• Zu Besuch bei den Alpaqueros

    July 11 in Peru ⋅ ☀️ 15 °C

    Reisetipps für Samstag: Viel trinken, nicht zu viel schweres Essen, langsam bewegen, … denn heute haben wir etwas Besonderes vor - es geht hoch hinaus! Bevor aus der feinen Alpakawolle Mützen und Schals für Beanie.at und schließlich für die österreichischen Weltläden entstehen, beginnt ihre Reise hoch oben in den Anden. Dort besuchen wir Familien, die seit Generationen Alpakas halten.

    Gemeinsam mit Carlos von der Organisation Solid fahren wir nach Rumichaca.

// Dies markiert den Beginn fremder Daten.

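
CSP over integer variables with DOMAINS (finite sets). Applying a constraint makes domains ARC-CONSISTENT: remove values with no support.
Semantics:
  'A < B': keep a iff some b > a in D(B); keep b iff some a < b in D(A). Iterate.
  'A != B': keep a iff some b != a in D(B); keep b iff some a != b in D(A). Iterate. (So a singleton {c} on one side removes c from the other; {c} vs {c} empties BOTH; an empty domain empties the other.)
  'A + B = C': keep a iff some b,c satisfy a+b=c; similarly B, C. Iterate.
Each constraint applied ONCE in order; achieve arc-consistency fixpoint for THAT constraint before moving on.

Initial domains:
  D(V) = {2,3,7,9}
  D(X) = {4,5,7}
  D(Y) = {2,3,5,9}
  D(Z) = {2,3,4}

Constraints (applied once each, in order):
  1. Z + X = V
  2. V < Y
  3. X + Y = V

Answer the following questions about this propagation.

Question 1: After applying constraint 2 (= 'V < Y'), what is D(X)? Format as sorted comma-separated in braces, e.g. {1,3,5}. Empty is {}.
Answer: {4,5,7}

Derivation:
Constraint 1 (Z + X = V) on D(Z)={2,3,4} D(X)={4,5,7} D(V)={2,3,7,9}: V {2,3,7,9}->{7,9}
Constraint 2 (V < Y) on D(V)={7,9} D(Y)={2,3,5,9}: V {7,9}->{7}; Y {2,3,5,9}->{9}
So after constraint 2: D(X) = {4,5,7}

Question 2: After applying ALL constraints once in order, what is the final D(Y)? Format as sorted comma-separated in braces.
Constraint 1 (Z + X = V) on D(Z)={2,3,4} D(X)={4,5,7} D(V)={2,3,7,9}: V {2,3,7,9}->{7,9}
Constraint 2 (V < Y) on D(V)={7,9} D(Y)={2,3,5,9}: V {7,9}->{7}; Y {2,3,5,9}->{9}
Constraint 3 (X + Y = V) on D(X)={4,5,7} D(Y)={9} D(V)={7}: X {4,5,7}->{}; Y {9}->{}; V {7}->{}
So after all 3 constraints: D(Y) = {}

Answer: {}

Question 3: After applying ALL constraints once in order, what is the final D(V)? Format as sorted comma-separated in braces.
Constraint 1 (Z + X = V) on D(Z)={2,3,4} D(X)={4,5,7} D(V)={2,3,7,9}: V {2,3,7,9}->{7,9}
Constraint 2 (V < Y) on D(V)={7,9} D(Y)={2,3,5,9}: V {7,9}->{7}; Y {2,3,5,9}->{9}
Constraint 3 (X + Y = V) on D(X)={4,5,7} D(Y)={9} D(V)={7}: X {4,5,7}->{}; Y {9}->{}; V {7}->{}
So after all 3 constraints: D(V) = {}

Answer: {}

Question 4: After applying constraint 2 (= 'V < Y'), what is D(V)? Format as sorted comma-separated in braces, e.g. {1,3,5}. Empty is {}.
Constraint 1 (Z + X = V) on D(Z)={2,3,4} D(X)={4,5,7} D(V)={2,3,7,9}: V {2,3,7,9}->{7,9}
Constraint 2 (V < Y) on D(V)={7,9} D(Y)={2,3,5,9}: V {7,9}->{7}; Y {2,3,5,9}->{9}
So after constraint 2: D(V) = {7}

Answer: {7}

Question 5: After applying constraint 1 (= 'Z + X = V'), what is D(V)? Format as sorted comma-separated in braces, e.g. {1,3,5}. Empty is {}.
Constraint 1 (Z + X = V) on D(Z)={2,3,4} D(X)={4,5,7} D(V)={2,3,7,9}: V {2,3,7,9}->{7,9}
So after constraint 1: D(V) = {7,9}

Answer: {7,9}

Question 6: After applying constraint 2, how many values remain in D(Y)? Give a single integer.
Answer: 1

Derivation:
Constraint 1 (Z + X = V) on D(Z)={2,3,4} D(X)={4,5,7} D(V)={2,3,7,9}: V {2,3,7,9}->{7,9}
Constraint 2 (V < Y) on D(V)={7,9} D(Y)={2,3,5,9}: V {7,9}->{7}; Y {2,3,5,9}->{9}
So after constraint 2: D(Y)={9}, size = 1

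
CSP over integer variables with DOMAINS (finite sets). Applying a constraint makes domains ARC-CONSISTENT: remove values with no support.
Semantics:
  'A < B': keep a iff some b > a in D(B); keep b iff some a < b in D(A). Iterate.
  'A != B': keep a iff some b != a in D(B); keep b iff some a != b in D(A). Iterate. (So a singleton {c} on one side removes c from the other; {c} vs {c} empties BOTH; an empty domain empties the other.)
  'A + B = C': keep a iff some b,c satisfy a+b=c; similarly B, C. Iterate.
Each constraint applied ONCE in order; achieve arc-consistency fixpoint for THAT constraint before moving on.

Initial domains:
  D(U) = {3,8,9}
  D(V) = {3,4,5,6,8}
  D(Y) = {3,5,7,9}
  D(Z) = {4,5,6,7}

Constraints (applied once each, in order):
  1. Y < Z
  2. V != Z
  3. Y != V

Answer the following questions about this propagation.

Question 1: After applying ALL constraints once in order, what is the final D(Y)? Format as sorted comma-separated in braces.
Constraint 1 (Y < Z) on D(Y)={3,5,7,9} D(Z)={4,5,6,7}: Y {3,5,7,9}->{3,5}
Constraint 2 (V != Z) on D(V)={3,4,5,6,8} D(Z)={4,5,6,7}: no change
Constraint 3 (Y != V) on D(Y)={3,5} D(V)={3,4,5,6,8}: no change
So after all 3 constraints: D(Y) = {3,5}

Answer: {3,5}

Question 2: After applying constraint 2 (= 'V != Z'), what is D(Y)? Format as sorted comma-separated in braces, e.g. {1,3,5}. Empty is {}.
Answer: {3,5}

Derivation:
Constraint 1 (Y < Z) on D(Y)={3,5,7,9} D(Z)={4,5,6,7}: Y {3,5,7,9}->{3,5}
Constraint 2 (V != Z) on D(V)={3,4,5,6,8} D(Z)={4,5,6,7}: no change
So after constraint 2: D(Y) = {3,5}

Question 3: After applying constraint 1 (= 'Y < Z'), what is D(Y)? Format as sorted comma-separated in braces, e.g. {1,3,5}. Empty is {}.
Constraint 1 (Y < Z) on D(Y)={3,5,7,9} D(Z)={4,5,6,7}: Y {3,5,7,9}->{3,5}
So after constraint 1: D(Y) = {3,5}

Answer: {3,5}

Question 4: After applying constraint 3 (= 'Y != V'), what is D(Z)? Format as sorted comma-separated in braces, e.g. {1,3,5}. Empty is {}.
Answer: {4,5,6,7}

Derivation:
Constraint 1 (Y < Z) on D(Y)={3,5,7,9} D(Z)={4,5,6,7}: Y {3,5,7,9}->{3,5}
Constraint 2 (V != Z) on D(V)={3,4,5,6,8} D(Z)={4,5,6,7}: no change
Constraint 3 (Y != V) on D(Y)={3,5} D(V)={3,4,5,6,8}: no change
So after constraint 3: D(Z) = {4,5,6,7}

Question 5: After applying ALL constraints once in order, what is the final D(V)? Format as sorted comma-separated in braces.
Constraint 1 (Y < Z) on D(Y)={3,5,7,9} D(Z)={4,5,6,7}: Y {3,5,7,9}->{3,5}
Constraint 2 (V != Z) on D(V)={3,4,5,6,8} D(Z)={4,5,6,7}: no change
Constraint 3 (Y != V) on D(Y)={3,5} D(V)={3,4,5,6,8}: no change
So after all 3 constraints: D(V) = {3,4,5,6,8}

Answer: {3,4,5,6,8}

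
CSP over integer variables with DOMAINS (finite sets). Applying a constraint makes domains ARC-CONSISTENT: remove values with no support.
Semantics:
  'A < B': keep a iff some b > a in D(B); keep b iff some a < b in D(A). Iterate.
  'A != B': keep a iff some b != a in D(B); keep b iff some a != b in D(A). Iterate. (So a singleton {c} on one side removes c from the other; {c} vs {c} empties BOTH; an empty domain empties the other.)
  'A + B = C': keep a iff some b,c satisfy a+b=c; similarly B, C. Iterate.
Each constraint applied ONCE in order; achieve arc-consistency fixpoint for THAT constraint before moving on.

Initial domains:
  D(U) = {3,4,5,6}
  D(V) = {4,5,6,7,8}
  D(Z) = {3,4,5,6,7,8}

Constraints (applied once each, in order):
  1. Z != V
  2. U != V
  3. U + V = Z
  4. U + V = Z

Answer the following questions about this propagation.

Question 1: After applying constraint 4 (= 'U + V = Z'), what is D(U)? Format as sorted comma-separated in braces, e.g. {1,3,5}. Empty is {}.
Constraint 1 (Z != V) on D(Z)={3,4,5,6,7,8} D(V)={4,5,6,7,8}: no change
Constraint 2 (U != V) on D(U)={3,4,5,6} D(V)={4,5,6,7,8}: no change
Constraint 3 (U + V = Z) on D(U)={3,4,5,6} D(V)={4,5,6,7,8} D(Z)={3,4,5,6,7,8}: U {3,4,5,6}->{3,4}; V {4,5,6,7,8}->{4,5}; Z {3,4,5,6,7,8}->{7,8}
Constraint 4 (U + V = Z) on D(U)={3,4} D(V)={4,5} D(Z)={7,8}: no change
So after constraint 4: D(U) = {3,4}

Answer: {3,4}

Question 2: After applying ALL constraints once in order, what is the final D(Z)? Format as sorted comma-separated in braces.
Answer: {7,8}

Derivation:
Constraint 1 (Z != V) on D(Z)={3,4,5,6,7,8} D(V)={4,5,6,7,8}: no change
Constraint 2 (U != V) on D(U)={3,4,5,6} D(V)={4,5,6,7,8}: no change
Constraint 3 (U + V = Z) on D(U)={3,4,5,6} D(V)={4,5,6,7,8} D(Z)={3,4,5,6,7,8}: U {3,4,5,6}->{3,4}; V {4,5,6,7,8}->{4,5}; Z {3,4,5,6,7,8}->{7,8}
Constraint 4 (U + V = Z) on D(U)={3,4} D(V)={4,5} D(Z)={7,8}: no change
So after all 4 constraints: D(Z) = {7,8}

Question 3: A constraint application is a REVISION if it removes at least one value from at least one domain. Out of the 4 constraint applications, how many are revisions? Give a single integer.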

Unterwegs erzählt er, wie Solid die Bäuer*innen mit Schulungen begleitet und sie dabei unterstützt, langfristig von ihrer Arbeit leben zu können. Nicht kurzfristige Hilfe, sondern Wissen und Selbstständigkeit stehen im Mittelpunkt.

    In dem kleinen Dorf auf rund 4.400 Metern Seehöhe empfängt uns Rolando, der rund 200 Alpakas hält. Schon als Kind hütete er die Tiere seiner Großeltern, heute führt er den Familienbetrieb weiter. Die Verständigung gelingt nur dank mehrerer Übersetzungen – von Quechua über Spanisch und Englisch bis ins Deutsche. Trotzdem merkt man schnell: Für die Verbundenheit mit den Tieren braucht es oft gar nicht viele Worte.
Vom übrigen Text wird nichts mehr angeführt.